Pela presença na final de Yokohama, nos arrabaldes de Tóquio, distrito de Kanagawa, no mesmo estádio onde assisti, há já dezassete anos, à vitória do Brasil sobre a Alemanha, por 2-0, golos de Ronaldo, o gordo, no jogo decisivo do Mundial de 2002 e que fez dos brasileiros, comandados por Luiz Felipe Scolari, pentacampeões do mundo, quatro grupos recebem cinco equipas, com os dois primeiros de cada grupo a serem apurados para os quartos-de-final.
Favoritismos…
Como sempre acontece, há um sistema para que os grupos se estabeleçam dentro de determinadas prioridades, garantindo à partida, e a despeito daquela que teve, um dia, o nome de gloriosa incerteza do desporto, que os favoritos seguirão para a fase eliminatória. Ainda assim, oGrupo A, por exemplo, tem três candidatos para dois postos – Irlanda, Escócia e Japão –, com Rússia e Samoa a assumirem o papel de outsiders, tal como acontece com o Grupo C, no qual Inglaterra, França e Argentina ganham primazia em relação aos Estados Unidos e a Tonga. Para os atuais campeões do mundo, a Nova Zelândia, sobra a sempre temível África do Sul, com Itália, Namíbia e Canadá. E para os inevitáveis candidatos australianos, o País de Gales, a Geórgia, as Fiji e o Uruguai.
Façam-se apostas, agora que é chegado o momento de as fazer.
Com um dado novo a baralhar, de alguma forma, as previsões. O Tîm rygbi’r undeb cenedlaethol Cymru, desculpem lá o palavrão, equipa do País de Gales para simplificar, comandada por um neozelandês de nome Warren David Gatland desde 2007, ocupou o primeiro lugar do ranking internacional pela primeira vez, durante um mês, tendo agora sido ultrapassada no topo pela surpreendente Irlanda, outra seleção com um técnico neozelandês no comando, este com nome alemão e dupla nacionalidade, JosefSchmidt. No sobe e desce de posições – a última classificação foi publicada no início do mês – os principais nomes mantêm-se nos principais lugares: Nova Zelândia (2.º), Inglaterra (3.º), África do Sul (4.º), País de Gales (5º), Austrália (6.º), Escócia (7.º), França (8.º).
A elite
Em trinta e dois anos de mundiais de râguebi, a elite da competição tem-se mantido inalterada. Repare-se que nas oito finais disputadas até hoje só couberam cinco seleções.
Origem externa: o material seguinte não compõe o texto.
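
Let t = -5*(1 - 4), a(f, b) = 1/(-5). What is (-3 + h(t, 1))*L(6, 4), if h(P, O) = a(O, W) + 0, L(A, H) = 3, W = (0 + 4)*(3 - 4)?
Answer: -48/5 ≈ -9.6000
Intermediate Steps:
W = -4 (W = 4*(-1) = -4)
a(f, b) = -⅕
t = 15 (t = -5*(-3) = 15)
h(P, O) = -⅕ (h(P, O) = -⅕ + 0 = -⅕)
(-3 + h(t, 1))*L(6, 4) = (-3 - ⅕)*3 = -16/5*3 = -48/5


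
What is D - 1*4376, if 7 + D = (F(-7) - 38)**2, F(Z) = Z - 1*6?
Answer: -1782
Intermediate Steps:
F(Z) = -6 + Z (F(Z) = Z - 6 = -6 + Z)
D = 2594 (D = -7 + ((-6 - 7) - 38)**2 = -7 + (-13 - 38)**2 = -7 + (-51)**2 = -7 + 2601 = 2594)
D - 1*4376 = 2594 - 1*4376 = 2594 - 4376 = -1782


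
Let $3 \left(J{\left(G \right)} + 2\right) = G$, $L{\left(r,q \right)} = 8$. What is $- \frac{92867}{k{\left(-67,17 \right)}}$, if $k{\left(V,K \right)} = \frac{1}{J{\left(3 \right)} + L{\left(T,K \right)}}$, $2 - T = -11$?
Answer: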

Além das quatro vencedoras, supra-listadas, a França chegou ao jogo decisivo por duas vezes, em 1987, perdendo para a Austrália, e em 1999, perdendo para a Austrália, outra vez.
Se alargarmos a observação aos quatro primeiros classificados, semifinalistas, portanto, a elite não admite grandes surpresas: o País de Gales foi terceiro em 1987 e quarto em 2011; a Argentina foi terceira em 2007 e quarta em 2015, e a Escócia conseguiu a sua melhor classificação de sempre em 1991, perdendo com a Austrália no jogo de atribuição dos 3.º e 4.º lugares.
Um clube fechado, como se vê. Ninguém acredita que, mesmo nos confins da misteriosa Ásia, nesse país soberbo que é o Japão, onde a soberba se mistura com gestos de encantadora simplicidade, algo venha a mudar num estado de coisas tão cristalizado como é o da realidade de um Campeonato do Mundo desse jogo bretão que se tornou football-rugby para se diferenciar do pai, o football-association.
Hoje mesmo, em Yokohama, o espetáculo deverá estar garantido com um Nova Zelândia-África doSul. Ou com um França-Argentina, em Tóquio. Ordeiramente como é seu hábito, permitindo-se à distinção por entre o mais confuso dos caos, os japoneses farão a sua festa. Com a extrema educação que o imperador exige.